It appears that Richard Solly suffered financial hardship and his impressive house at Field Head, Sheffield was let as a consequence. His obituary in the Sheffield Independent of
6 February 1869 noted that Richard took an active part in local and social affairs. He was president of the Literary and Philosophical Society, member of the town council and elected alderman and was principal promoter for the establishment of the Free Library (the building in which I knitted together his story).
In 1859 Richard Solly left Sheffield hoping soon to return, travelling to Chile to prosecute the claim of his wife Mary Frances Eliza as heiress of her father who had died there.
Unfortunately, in Chile ‘the law’s delay” is an enormous magnitude, and is attended by one still worse, the corruptibility of the ministers of the law (from his obituary in the Sheffield Independent)
The inheritance case ran over 10 years and the much-harassed Richard died in Chile in 1869 aged just 62. James Solly married Caroline Fordham and lived in Toll End Hall, Tipton (see below) and had a son born there in 1854.
Their brother Nathaniel Neal Solly (1811-1895) was born in London, moved to Staffs and became an iron master himself, trading as Solly, Hollis and Sons at Dividable, Rowley Regis.
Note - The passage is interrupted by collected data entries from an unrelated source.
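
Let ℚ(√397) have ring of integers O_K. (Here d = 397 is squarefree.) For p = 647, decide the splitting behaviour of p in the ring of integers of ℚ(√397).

split — (647) = 𝔭₁𝔭₂ with 𝔭₁ ≠ 𝔭₂

d = 397 ≡ 1 (mod 4), so O_K = ℤ[(1+√397)/2] and disc(K) = d = 397.
Since gcd(647, 397) = 1 the prime 647 does not ramify.
Legendre symbol by Euler's criterion: (397/647) ≡ 397^323 ≡ 1 (mod 647), i.e. (397/647) = 1.
Legendre symbol 1 ⇒ 647 is split.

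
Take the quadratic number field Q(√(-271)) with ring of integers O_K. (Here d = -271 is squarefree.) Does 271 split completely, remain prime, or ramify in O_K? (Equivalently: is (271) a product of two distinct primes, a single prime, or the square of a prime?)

-271 mod 4 = 1, hence disc K = -271 and O_K = ℤ[(1+√-271)/2].
Ramification test: 271 | -271. The prime 271 ramifies in K.

271 is ramified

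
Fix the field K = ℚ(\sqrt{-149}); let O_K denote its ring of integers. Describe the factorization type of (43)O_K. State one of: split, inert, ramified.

d = -149 ≡ 3 (mod 4), so O_K = ℤ[√-149] and disc(K) = 4d = -596.
Since gcd(43, -596) = 1 the prime 43 does not ramify.
(-149/43) = 23^21 mod 43 = 1, giving Legendre symbol 1.
Legendre symbol 1 ⇒ 43 is split.

split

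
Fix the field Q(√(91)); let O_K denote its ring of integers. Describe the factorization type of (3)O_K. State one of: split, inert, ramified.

91 mod 4 = 3, hence disc K = 4·91 = 364 and O_K = ℤ[√91].
Since gcd(3, 364) = 1 the prime 3 does not ramify.
(91/3) = 1^1 mod 3 = 1, giving Legendre symbol 1.
(91/3) = 1, so 3 splits.

split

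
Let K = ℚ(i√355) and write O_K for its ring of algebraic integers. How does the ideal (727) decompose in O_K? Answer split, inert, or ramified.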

In 1844 he married Martha Fordham (sister of Caroline?) and lived at Royston, Cambs. The brothers’ parents were Hollis Solly & Charlotte Harrison – Hollis was one of 14 children of the Baltic Timber Merchant, Isaac Solly and Elizabeth Neal.
(Richard Solly and I are descended from a common ancestor John Solly 1661-1748 and Martha Le Gay
Ed: I asked George about the sources he used to find this information and he replied:
Initial Google search didn’t reveal much but during the visit to Sheffield Library:
Whites and PO Directories of Sheffield – 1841, 1856, 1856, 1860 (not in 1865 or 1871 Directories)
Also microfilms of local papers and the census of 1851: James, head of household, Toll End Hall, Tipton, ironmaster employing 220 men, his brother Richard, Richard’s wife Mary Frances Eliza and their father Hollis aged 77.
Also, old Ordnance Survey Maps, Great Bridge and Toll End 1902 and 1913 and locality guides at the library.